Isparta'ya gül, nereden geldi?
Gül deyince akıllara Isparta gelir. Bu bağlamda Isparta'da gül yetiştiriciliği çok eskilere uzanmıyor. Bundan yaklaşık 150 sene evvel, Gülcüzade İsmail Efendi'nin çabaları ile sonuç vermiş bu alan. Çok emek verilmiş ve sonuçları da alınmış. İşte, Bulgaristan'dan Isparta'ya uzanan gülcülüğün serüveni...
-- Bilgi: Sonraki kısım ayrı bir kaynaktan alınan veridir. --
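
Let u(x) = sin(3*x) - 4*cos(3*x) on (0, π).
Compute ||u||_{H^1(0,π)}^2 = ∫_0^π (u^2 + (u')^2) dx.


||u||_{H^1(0,π)}^2 = 85*π

u'(x) = 12*sin(3*x) + 3*cos(3*x).
Expand u² and (u')² and integrate term by term on (0, π), using: for integers n ≥ 1, ∫_0^π sin²(nx) dx = ∫_0^π cos²(nx) dx = π/2; for n ≠ n', ∫_0^π sin(nx)sin(n'x) dx = ∫_0^π cos(nx)cos(n'x) dx = 0; and by product-to-sum, ∫_0^π sin(nx)cos(n'x) dx = ½∫_0^π [sin((n+n')x) + sin((n−n')x)] dx, which is 0 when n+n' is even and 2n/(n²−n'²) when n+n' is odd (it need not vanish on (0, π)).
  u² squared terms: (-4)²·∫cos(3x)² dx = 16·π/2 = 8*π;  (1)²·∫sin(3x)² dx = 1·π/2 = π/2.
  u² cross terms: 2·(-4)·(1)·∫cos(3x)·sin(3x) dx = -8·(0) = 0.
  So ∫_0^π u² dx = 8*π + π/2 + 0 = 17*π/2.
  (u')² squared terms: (3)²·∫cos(3x)² dx = 9·π/2 = 9*π/2;  (12)²·∫sin(3x)² dx = 144·π/2 = 72*π.
  (u')² cross terms: 2·(3)·(12)·∫cos(3x)·sin(3x) dx = 72·(0) = 0.
  So ∫_0^π (u')² dx = 9*π/2 + 72*π + 0 = 153*π/2.
||u||_{H^1}^2 = (17*π/2) + (153*π/2) = 85*π.


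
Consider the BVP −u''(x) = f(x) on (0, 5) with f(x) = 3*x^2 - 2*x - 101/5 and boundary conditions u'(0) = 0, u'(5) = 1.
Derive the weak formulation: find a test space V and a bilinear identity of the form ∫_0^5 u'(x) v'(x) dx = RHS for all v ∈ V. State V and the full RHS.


V = H^1(0, 5) (v unrestricted at boundary; u is determined up to an additive constant); weak form: ∫_0^5 u'v' dx = ∫_0^5 (3*x^2 - 2*x - 101/5) v dx + v(5) for all v ∈ V.

Multiply both sides by a test function v and integrate from 0 to 5:
  ∫_0^5 −u''(x) v(x) dx = ∫_0^5 f(x) v(x) dx.
Integrate the LHS by parts once:
  ∫_0^5 −u'' v dx = −[u'(x) v(x)]_0^5 + ∫_0^5 u'(x) v'(x) dx.
Thus ∫_0^5 u'(x) v'(x) dx = ∫_0^5 f(x) v(x) dx + [u'(x) v(x)]_0^5.
Choose V so that boundary terms are either known or forced to vanish.
u has inhomogeneous Neumann u'(0) = 0, u'(5) = 1. [u' v]_0^5 = (1)·v(5) − (0)·v(0) = v(5). Take V = H^1(0, 5); boundary term becomes part of RHS.
Weak formulation: find u (satisfying any essential BC) such that ∫_0^5 u'(x) v'(x) dx = ∫_0^5 f v dx + v(5) for all v ∈ V (Neumann data are natural BCs: they enter the RHS as boundary terms).
Substituting f(x) = 3*x^2 - 2*x - 101/5, the right-hand side is ∫_0^5 (3*x^2 - 2*x - 101/5) v dx + v(5).
Compatibility check (pure Neumann): taking v ≡ 1 ∈ V gives 0 = ∫_0^5 f dx + (1) − (0), i.e. ∫_0^5 f dx must equal u'(0) − u'(5) = -1. Indeed ∫_0^5 (3*x^2 - 2*x - 101/5) dx = -1, so the data are compatible. The solution is then unique only up to an additive constant (fix it e.g. by requiring ∫_0^5 u dx = 0).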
GÜNLÜK YAŞANTIMIZDA GÜLÜN YERİ
◽ Gül, öyle güzel duygular uyandıran bir bitki ki "özel günlerimizi renklendiriyor, hastalanan insanlara moral olması için götürülüyor." Kısaca günlük yaşamımızda özel bir yeri var.
◽ İşte, her insanda farklı duygular uyandıran bu bitkinin Isparta'ya gelişi çok da eskiye uzanmıyor. Şehre yaklaşık 150 yıl kadar önce gelmiş.
GÜL YETİŞTİRİLEN YERLER
◽ Henüz gül yetiştiriciliği Isparta'da yokken Burdur, Denizli, Çal yörelerinde gül tarımının yapıldığı bilinmekte. Gül yetiştiriciliğini Isparta'ya, Yalvaç ilçesinden gelip Isparta'ya yerleşen Meydanbeyoğlu, Mehmet İzzet'in oğlu İsmail Efendi getirmiş.
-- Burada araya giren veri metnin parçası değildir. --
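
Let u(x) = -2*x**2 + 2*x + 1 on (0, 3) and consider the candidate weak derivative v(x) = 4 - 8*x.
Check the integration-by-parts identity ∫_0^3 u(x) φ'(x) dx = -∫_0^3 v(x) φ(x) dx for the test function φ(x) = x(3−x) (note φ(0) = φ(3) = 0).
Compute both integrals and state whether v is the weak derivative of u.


LHS = 18, RHS = 36. No, v is not the weak derivative of u.

u(x) = -2*x**2 + 2*x + 1, classical derivative u'(x) = 2 - 4*x.
φ(x) = x(3−x), so φ'(x) = 3 - 2*x.
Note φ(0) = φ(3) = 0, so the boundary term u·φ vanishes.
LHS = ∫_0^3 u(x) φ'(x) dx = ∫_0^3 (4*x^3 - 10*x^2 + 4*x + 3) dx. Term by term:
  ∫_0^3 4*x^3 dx = 81;  ∫_0^3 -10*x^2 dx = -90;  ∫_0^3 4*x dx = 18;
  ∫_0^3 3 dx = 9.
Sum: 81 − 90 + 18 + 9 = 18.
So LHS = 18.
∫_0^3 v(x) φ(x) dx = ∫_0^3 (8*x^3 - 28*x^2 + 12*x) dx. Term by term:
  ∫_0^3 8*x^3 dx = 162;  ∫_0^3 -28*x^2 dx = -252;  ∫_0^3 12*x dx = 54.
Sum: 162 − 252 + 54 = -36.
So RHS = -∫_0^3 v(x) φ(x) dx = 36.
LHS − RHS = -18 ≠ 0, so the identity fails.
(For a valid weak derivative the identity must hold for EVERY test function, in particular this one. The failure shows v is NOT the weak derivative of u.)
Correct weak derivative would be u'(x) = 2 - 4*x.


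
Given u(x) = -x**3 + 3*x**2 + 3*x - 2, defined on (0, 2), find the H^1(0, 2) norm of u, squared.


||u||_{H^1}^2 = 3118/35

The H^1 norm (squared) on an interval (0, L) is
  ||u||_{H^1}^2 = ∫_0^L u(x)^2 dx + ∫_0^L u'(x)^2 dx.
Compute u'(x) = -3*x**2 + 6*x + 3.
Then u(x)^2 = x**6 - 6*x**5 + 3*x**4 + 22*x**3 - 3*x**2 - 12*x + 4 and u'(x)^2 = 9*x**4 - 36*x**3 + 18*x**2 + 36*x + 9.
Integrate each monomial from 0 to 2 using ∫_0^2 c·x^n dx = c·2^(n+1)/(n+1):
  ∫_0^2 u(x)^2 dx = ∫_0^2 (x^6 - 6*x^5 + 3*x^4 + 22*x^3 - 3*x^2 - 12*x + 4) dx. Term by term:
    ∫_0^2 x^6 dx = 128/7;  ∫_0^2 -6*x^5 dx = -64;  ∫_0^2 3*x^4 dx = 96/5;
    ∫_0^2 22*x^3 dx = 88;  ∫_0^2 -3*x^2 dx = -8;  ∫_0^2 -12*x dx = -24;
    ∫_0^2 4 dx = 8.
  Sum: 128/7 − 64 + 96/5 + 88 − 8 − 24 + 8 = 1312/35.
  ∫_0^2 u'(x)^2 dx = ∫_0^2 (9*x^4 - 36*x^3 + 18*x^2 + 36*x + 9) dx. Term by term:
    ∫_0^2 9*x^4 dx = 288/5;  ∫_0^2 -36*x^3 dx = -144;  ∫_0^2 18*x^2 dx = 48;
    ∫_0^2 36*x dx = 72;  ∫_0^2 9 dx = 18.
  Sum: 288/5 − 144 + 48 + 72 + 18 = 258/5.
Adding: ||u||_{H^1}^2 = 1312/35 + 258/5 = 3118/35.


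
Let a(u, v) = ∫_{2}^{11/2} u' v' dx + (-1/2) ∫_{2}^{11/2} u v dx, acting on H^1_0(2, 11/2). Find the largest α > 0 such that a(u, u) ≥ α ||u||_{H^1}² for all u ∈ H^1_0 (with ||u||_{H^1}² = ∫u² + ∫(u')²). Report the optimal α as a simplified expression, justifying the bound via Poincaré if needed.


α = (-49 + 8*π^2)/(2*(4*π^2 + 49))

Coercivity of a(·,·) on H^1_0(2, 11/2) means a(u, u) ≥ α ||u||_{H^1}² for every u ∈ H^1_0.
The interval has length L = 7/2, and Poincaré/coercivity depend only on L. Here a(u, u) = ∫(u')² + (-1/2)·∫u².
Here c = -1/2 < 0 with |c| < (π/L)² = 4*π^2/49, so coercivity still holds. The condition a(u,u) ≥ α||u||_{H^1}² reads (1−α)∫(u')² ≥ (α−c)∫u². Any admissible α is ≤ 1 (rapidly oscillating u have ∫u²/∫(u')² → 0), and α = 1 would force 0 ≥ (1−c)∫u², impossible since c < 1; so 1−α > 0. By the sharp Poincaré inequality on H^1_0 of an interval of length L, ∫(u')² ≥ (π/L)²∫u² with equality for the first sine mode sin(π(x−x₀)/L) (x₀ the left endpoint), so the inequality holds for all u iff (1−α)(π/L)² ≥ α − c, i.e. α ≤ ((π/L)² + c)/((π/L)² + 1) = (1 + c(L/π)²)/(1 + (L/π)²). (Direct route, valid since c ≤ 0: Poincaré gives c∫u² ≥ c(L/π)²∫(u')², so a(u,u) ≥ (1 + c(L/π)²)∫(u')², while ||u||_{H^1}² ≤ (1 + (L/π)²)∫(u')²; dividing yields the same α.) With (π/L)² = 4*π^2/49 and c = -1/2, the largest admissible constant is α = ((π/L)² + c)/((π/L)² + 1).
Simplifying, α = (-49 + 8*π^2)/(2*(4*π^2 + 49)).


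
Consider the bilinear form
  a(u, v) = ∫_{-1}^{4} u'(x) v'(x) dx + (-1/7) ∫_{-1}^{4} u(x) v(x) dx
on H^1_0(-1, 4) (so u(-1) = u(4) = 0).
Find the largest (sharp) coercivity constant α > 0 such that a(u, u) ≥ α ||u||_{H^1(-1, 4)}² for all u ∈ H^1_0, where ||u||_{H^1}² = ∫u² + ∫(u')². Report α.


α = (-25/7 + π^2)/(π^2 + 25)

Coercivity of a(·,·) on H^1_0(-1, 4) means a(u, u) ≥ α ||u||_{H^1}² for every u ∈ H^1_0.
The interval has length L = 5, and Poincaré/coercivity depend only on L. Here a(u, u) = ∫(u')² + (-1/7)·∫u².
Here c = -1/7 < 0 with |c| < (π/L)² = π^2/25, so coercivity still holds. The condition a(u,u) ≥ α||u||_{H^1}² reads (1−α)∫(u')² ≥ (α−c)∫u². Any admissible α is ≤ 1 (rapidly oscillating u have ∫u²/∫(u')² → 0), and α = 1 would force 0 ≥ (1−c)∫u², impossible since c < 1; so 1−α > 0. By the sharp Poincaré inequality on H^1_0 of an interval of length L, ∫(u')² ≥ (π/L)²∫u² with equality for the first sine mode sin(π(x−x₀)/L) (x₀ the left endpoint), so the inequality holds for all u iff (1−α)(π/L)² ≥ α − c, i.e. α ≤ ((π/L)² + c)/((π/L)² + 1) = (1 + c(L/π)²)/(1 + (L/π)²). (Direct route, valid since c ≤ 0: Poincaré gives c∫u² ≥ c(L/π)²∫(u')², so a(u,u) ≥ (1 + c(L/π)²)∫(u')², while ||u||_{H^1}² ≤ (1 + (L/π)²)∫(u')²; dividing yields the same α.) With (π/L)² = π^2/25 and c = -1/7, the largest admissible constant is α = ((π/L)² + c)/((π/L)² + 1).
Simplifying, α = (-25/7 + π^2)/(π^2 + 25).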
◽ Bu getirişin de çileli, çok ilginç bir öyküsü vardır. İsmail Efendi, iyi tahsil görmüş ve zaman içinde kendini devamlı olarak geliştirmiş.
GÜLCÜZADE İSMAİL EFENDİ
◽ Gülcüzade İsmail Efendi olarak da tanınan bu zat, ilk ticaret hamlesi gülcülük değil dokumacılık olmuş. Şehirde kurduğu dokuma tezgahları çere illere de yayılmış ve dokumacılıkta önemli katkılar da bulunmuş.
◽ Isparta'da gülcüğü dair ilk adım 1889 senesinde atılır. Bulgaristan'ın Kızanlık bölgesinden Denizli'ye gelen bir tapu memurunun gülden, gül yağının elde edebildiğini öğrenmesi dönüm noktası olmuştur.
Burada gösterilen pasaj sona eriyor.